O autocrata russo já tem problemas demais. Além da guerra estar bem distante dos objetivos iniciais da invasão e o isolamento ser cada vez maior, o Tribunal Penal Internacional emitiu ordem de prisão para Putin, acusado de vários crimes de guerra, entre eles atingindo cerca de 16 mil crianças. Tudo bem que não dá pra imaginar Putin entrando em um camburão algemado, mas só o reconhecimento de uma instituição global dando parecer de crime ao que está acontecendo na Ucrânia já demonstra o que é a bárbarie russa em nossos tempos. 

A guerra de conquista operada pela Rússia tem objetivos geopolíticos pragmáticos, mas também está envolvida em motivações espirituais e culturais. Há no núcleo dirigente do país facções ultranacionistas que sonham uma restauração imperial do país, abençoada pelos céus na figura da Igreja ortodoxa.
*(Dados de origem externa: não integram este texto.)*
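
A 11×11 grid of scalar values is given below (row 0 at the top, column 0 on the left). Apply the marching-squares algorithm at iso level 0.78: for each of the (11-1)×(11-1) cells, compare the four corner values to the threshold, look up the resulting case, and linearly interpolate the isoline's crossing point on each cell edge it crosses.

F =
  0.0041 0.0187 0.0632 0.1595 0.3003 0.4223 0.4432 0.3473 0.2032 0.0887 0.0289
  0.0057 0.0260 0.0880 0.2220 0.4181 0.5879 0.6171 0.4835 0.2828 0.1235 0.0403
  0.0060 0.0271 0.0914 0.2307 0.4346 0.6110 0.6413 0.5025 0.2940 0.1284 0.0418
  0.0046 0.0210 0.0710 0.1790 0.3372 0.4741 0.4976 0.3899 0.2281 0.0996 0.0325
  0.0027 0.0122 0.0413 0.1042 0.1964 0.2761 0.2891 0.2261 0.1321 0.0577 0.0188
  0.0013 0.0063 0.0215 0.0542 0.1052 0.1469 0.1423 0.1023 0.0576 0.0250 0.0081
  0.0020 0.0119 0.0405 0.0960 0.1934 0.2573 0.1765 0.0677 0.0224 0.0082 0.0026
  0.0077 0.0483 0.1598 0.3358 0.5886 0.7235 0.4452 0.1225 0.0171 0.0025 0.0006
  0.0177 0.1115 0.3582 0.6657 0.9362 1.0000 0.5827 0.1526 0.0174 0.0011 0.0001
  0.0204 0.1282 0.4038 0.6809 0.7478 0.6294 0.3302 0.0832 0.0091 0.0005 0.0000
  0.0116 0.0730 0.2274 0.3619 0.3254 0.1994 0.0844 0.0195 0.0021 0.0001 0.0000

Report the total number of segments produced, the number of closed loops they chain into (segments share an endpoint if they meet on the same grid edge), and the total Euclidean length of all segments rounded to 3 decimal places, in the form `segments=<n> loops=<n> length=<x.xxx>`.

cell (7,3): code 0100 → (7.551,4.000)–(8.000,3.423)
cell (7,4): code 1100 → (7.204,5.000)–(7.551,4.000)
cell (7,5): code 1000 → (8.000,5.527)–(7.204,5.000)
cell (8,3): code 0010 → (8.000,3.423)–(8.829,4.000)
cell (8,4): code 0011 → (8.829,4.000)–(8.594,5.000)
cell (8,5): code 0001 → (8.594,5.000)–(8.000,5.527)
total: 6 segments, chained into 1 closed loop(s), length Σ = 5.576074

segments=6 loops=1 length=5.576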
Os ucranianos, vistos como irmãos sem direito a uma nação, viram vítimas do delírio escatológico que vê uma missão messiânica contra o Ocidente em decadência, este símbolo do materialismo, do individualismo e da depravação. O liberalismo é o alvo principal do tradicionalismo russo e seu sonho de construir um tal mundo "multipolar".

A crise do Ocidente é evidente em vários aspectos. Há problemas no crescimento econômico, o Estado de direito e sua democracia estão sendo atingidos, há envelhecimento da população, a vida associativa e religiosa atravessa problemas. Os pilares do Ocidente estão abalados,  o mundo questiona seus supostos crimes históricos. Se a China cresce na economia sendo celebrada por muitos, apesar de ainda ser uma ditadura de perfil totalitário, a Europa é cercada pela patrulha identitária que vê nos brancos europeus a figura máxima da opressão e da violência. O multiculturalismo relativiza o sofrimento feminino nos governos islâmicos e a homofobia legalizada na África passa despercebida. Só o Ocidente deve penitência. A cultura ocidental e tudo que ela significa deve desaparecer.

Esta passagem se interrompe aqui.